Совсем утопает Ванин корабль. Девятый вал как чья-то наглая пятерня уже замахнулась над ним. Святой Георгий не выдержал: Ваня, Ваня, как называется твоя ладья?  —  донеслось до него сквозь рев ветра, или это просто сердце колотится и гулко пульсирует кровь?

— Гео.. , кхм-кхм, Иоанна, и Виктора…

Ваня, святой Георгий протягивает тебе руку, пожалуйста, Ванечка, не отталкивай ее!

Вдруг слезы полились по щекам у мальчика, который столько времени стоял истуканом в храме.

Слезы — иногда это последний шанс почти затонувшей души.

— Георгия, Георгия, Георгия!! Пожалуйста, Георгия, ну пожалуйста, святой Георгий – Георгия!!! – безмолвно кричит Ваня, и сотрясается от внутренних рыданий.  – Я прошу тебя, Георгия, я прошу – Георгия, Георгия, Гео…!

Остановились танки, замерли с открытым было ртом солдаты. Наступила тишина. «Твой корабль называется «Прощение», Ванечка, не забывай об этом никогда…

***

— Помолимся о державе нашей!

Ваня, встань ровнее, держи крепче штурвал. Осторожнее, впереди скала неверия, справа – отчаяния! Днище шкрябает риф обид.

— Георгия, Георгия, Георгия, и меня грешного, Господи – слезы льются по щекам, но не замечает этого Ваня. Он молится. Мама тоже не замечает – она все думает, думает, думает…

— Помолимся о державе нашей!

— Помолимся о державе нашей!

— Помолимся о державе нашей!

Мелькают воскресенья, сколько их уже прошло?

— А у нас новый прихожанин… – Ксения! Я прошу, ты на клиросе! Как можно смотреть по сторонам. Ты здесь для того, чтобы молиться.

Ванина мама – строгий регент. Она не позволит себе оглянуться. Перекрестившись, она начинает заниматься привычным для нее в этой церкви – думать…

А сегодня плакал не один Ваня.

«Я ж ведь тоже хрищеный, я тоже хрищеный, и крест я не пропил, святой Георгий, или как тебя там… нарицают…» — слезы льются по грязным щекам, бороздят страшный шрам…

Летят воскресенья, не замечают ничего в храме Ваня и мама. Ваня – молится, мама – думает.

« А Хрищеный пошел к нашему Батюшке!»,  « А страждущий Георгий – на исповедь», « а Георгий остается помочь», « Георгий Иванович, простите, спаси Вас Христос, со святым Причастием Вас!»

***

— Ваня, твоя мама придет на собрание? – Анне Михайловне трудно говорить. Собрания… Тяжелое это дело для каждого руководителя, а для школьной учительницы вдвойне.
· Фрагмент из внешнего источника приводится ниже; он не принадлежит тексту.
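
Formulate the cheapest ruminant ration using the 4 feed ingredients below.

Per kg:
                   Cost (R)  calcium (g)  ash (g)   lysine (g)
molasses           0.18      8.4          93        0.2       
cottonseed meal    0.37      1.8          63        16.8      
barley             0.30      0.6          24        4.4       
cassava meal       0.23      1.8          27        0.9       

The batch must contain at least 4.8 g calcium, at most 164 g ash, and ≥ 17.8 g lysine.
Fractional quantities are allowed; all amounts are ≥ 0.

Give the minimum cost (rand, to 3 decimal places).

Let x1 = kg of molasses, x2 = kg of cottonseed meal, x3 = kg of barley, x4 = kg of cassava meal.
min 0.18x1 + 0.37x2 + 0.3x3 + 0.23x4 subject to:
  8.4x1 + 1.8x2 + 0.6x3 + 1.8x4 ≥ 4.8   (calcium)
  93x1 + 63x2 + 24x3 + 27x4 ≤ 164   (ash)
  0.2x1 + 16.8x2 + 4.4x3 + 0.9x4 ≥ 17.8   (lysine)
  x1, x2, x3, x4 ≥ 0.
The optimal basis is {molasses, cottonseed meal}; barley, cassava meal drop out. The calcium and lysine requirements are met with equality.
That vertex is x1 = 0.3453, x2 = 1.055.
Hence cost = 0.18·0.3453 + 0.37·1.055 = R0.452504.

R0.453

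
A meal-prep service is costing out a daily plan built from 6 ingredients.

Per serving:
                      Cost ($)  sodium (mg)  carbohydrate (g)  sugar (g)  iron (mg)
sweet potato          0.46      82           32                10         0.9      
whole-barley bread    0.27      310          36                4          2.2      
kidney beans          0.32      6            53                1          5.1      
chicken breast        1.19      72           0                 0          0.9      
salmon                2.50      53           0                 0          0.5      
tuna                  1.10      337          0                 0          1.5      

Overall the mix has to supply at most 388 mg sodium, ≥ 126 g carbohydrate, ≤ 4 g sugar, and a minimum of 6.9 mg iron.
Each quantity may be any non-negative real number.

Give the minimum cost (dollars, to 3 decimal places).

Let x1 = servings of sweet potato, x2 = servings of whole-barley bread, x3 = servings of kidney beans, x4 = servings of chicken breast, x5 = servings of salmon, x6 = servings of tuna.
min 0.46x1 + 0.27x2 + 0.32x3 + 1.19x4 + 2.5x5 + 1.1x6 s.t.:
  82x1 + 310x2 + 6x3 + 72x4 + 53x5 + 337x6 ≤ 388   (sodium)
  32x1 + 36x2 + 53x3 ≥ 126   (carbohydrate)
  10x1 + 4x2 + 1x3 ≤ 4   (sugar)
  0.9x1 + 2.2x2 + 5.1x3 + 0.9x4 + 0.5x5 + 1.5x6 ≥ 6.9   (iron)
  x1, x2, x3, x4, x5, x6 ≥ 0.
The cheapest feasible vertex uses only kidney beans; sweet potato, whole-barley bread, chicken breast, salmon, tuna are not used. There the carbohydrate constraint is tight.
That vertex is x3 = 2.377.
Hence cost = 0.32·2.377 = $0.76064.

$0.761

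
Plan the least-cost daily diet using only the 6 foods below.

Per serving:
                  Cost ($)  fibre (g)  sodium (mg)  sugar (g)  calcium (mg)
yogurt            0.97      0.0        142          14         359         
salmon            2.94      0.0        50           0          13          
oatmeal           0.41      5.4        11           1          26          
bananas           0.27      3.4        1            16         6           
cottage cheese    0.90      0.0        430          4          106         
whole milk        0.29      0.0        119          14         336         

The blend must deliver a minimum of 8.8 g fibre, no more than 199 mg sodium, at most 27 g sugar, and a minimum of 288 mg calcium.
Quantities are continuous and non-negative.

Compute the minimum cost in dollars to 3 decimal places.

$0.880

Treat it as an LP. Let x1 = servings of yogurt, x2 = servings of salmon, x3 = servings of oatmeal, x4 = servings of bananas, x5 = servings of cottage cheese, x6 = servings of whole milk.
Minimize 0.97x1 + 2.94x2 + 0.41x3 + 0.27x4 + 0.9x5 + 0.29x6 s.t.:
  5.4x3 + 3.4x4 ≥ 8.8   (fibre)
  142x1 + 50x2 + 11x3 + 1x4 + 430x5 + 119x6 ≤ 199   (sodium)
  14x1 + 1x3 + 16x4 + 4x5 + 14x6 ≤ 27   (sugar)
  359x1 + 13x2 + 26x3 + 6x4 + 106x5 + 336x6 ≥ 288   (calcium)
  x1, x2, x3, x4, x5, x6 ≥ 0.
The cheapest feasible vertex uses only oatmeal, whole milk; yogurt, salmon, bananas, cottage cheese are not used. There the fibre and calcium constraints are tight.
That vertex is x3 = 1.63, x6 = 0.731.
Total cost: 0.41·1.63 + 0.29·0.731 = 0.88029.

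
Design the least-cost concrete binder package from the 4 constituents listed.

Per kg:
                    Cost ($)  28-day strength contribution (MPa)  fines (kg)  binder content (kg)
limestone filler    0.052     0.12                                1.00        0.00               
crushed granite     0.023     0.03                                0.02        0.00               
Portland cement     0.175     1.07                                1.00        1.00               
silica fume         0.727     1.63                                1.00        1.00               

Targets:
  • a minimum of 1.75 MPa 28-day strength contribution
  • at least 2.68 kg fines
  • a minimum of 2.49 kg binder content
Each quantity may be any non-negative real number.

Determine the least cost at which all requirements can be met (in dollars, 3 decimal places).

This is a linear program. Let x1 = kg of limestone filler, x2 = kg of crushed granite, x3 = kg of Portland cement, x4 = kg of silica fume.
Minimise 0.052x1 + 0.023x2 + 0.175x3 + 0.727x4 subject to:
  0.12x1 + 0.03x2 + 1.07x3 + 1.63x4 ≥ 1.75   (28-day strength contribution)
  1x1 + 0.02x2 + 1x3 + 1x4 ≥ 2.68   (fines)
  1x3 + 1x4 ≥ 2.49   (binder content)
  x1, x2, x3, x4 ≥ 0.
At the optimum only limestone filler, Portland cement are positive (crushed granite, silica fume = 0). Binding constraints: fines and binder content.
So limestone filler = 0.19 kg, Portland cement = 2.49 kg.
Objective = 0.052·0.19 + 0.175·2.49 = 0.44563.

$0.446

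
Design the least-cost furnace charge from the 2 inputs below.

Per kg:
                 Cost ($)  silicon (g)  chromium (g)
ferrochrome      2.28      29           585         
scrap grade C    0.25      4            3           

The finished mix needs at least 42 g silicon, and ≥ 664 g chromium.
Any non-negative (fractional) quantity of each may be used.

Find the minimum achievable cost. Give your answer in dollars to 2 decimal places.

Let x1 = kg of ferrochrome, x2 = kg of scrap grade C.
Minimise 2.28x1 + 0.25x2 with:
  29x1 + 4x2 ≥ 42   (silicon)
  585x1 + 3x2 ≥ 664   (chromium)
  x1, x2 ≥ 0.
Both inputs are positive at the optimum. There the silicon and chromium constraints are tight.
Solving gives x1 = 1.123, x2 = 2.359.
Objective = 2.28·1.123 + 0.25·2.359 = 3.1502.

$3.15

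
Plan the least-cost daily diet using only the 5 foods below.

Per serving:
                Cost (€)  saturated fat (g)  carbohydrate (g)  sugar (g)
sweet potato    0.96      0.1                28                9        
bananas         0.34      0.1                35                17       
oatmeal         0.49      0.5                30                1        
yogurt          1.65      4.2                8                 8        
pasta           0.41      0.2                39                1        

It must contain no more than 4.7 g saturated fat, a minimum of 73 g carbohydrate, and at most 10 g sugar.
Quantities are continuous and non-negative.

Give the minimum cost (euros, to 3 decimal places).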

— Витя, а папа… — у меня нет отца! – вдруг выкрикивает худенький мальчик, и черные его глаза пылают взрослым огнем. Все в классе притихли, обладатели пап-бизнесменов и пап-менеджеров с любопытством глядят на сыновей моряков…

Анна Михайловна с ужасом отмечает, как постепенно, как неуклонно на лицах некоторых ребят ложится холодный чужой отпечаток. Безотцовщина. Алкоголизм. Сыновья моряков – словно все меченные какой-то страшной чертой, только вот Ваня, один Ваня – такой же как они, или все-таки какой-то другой?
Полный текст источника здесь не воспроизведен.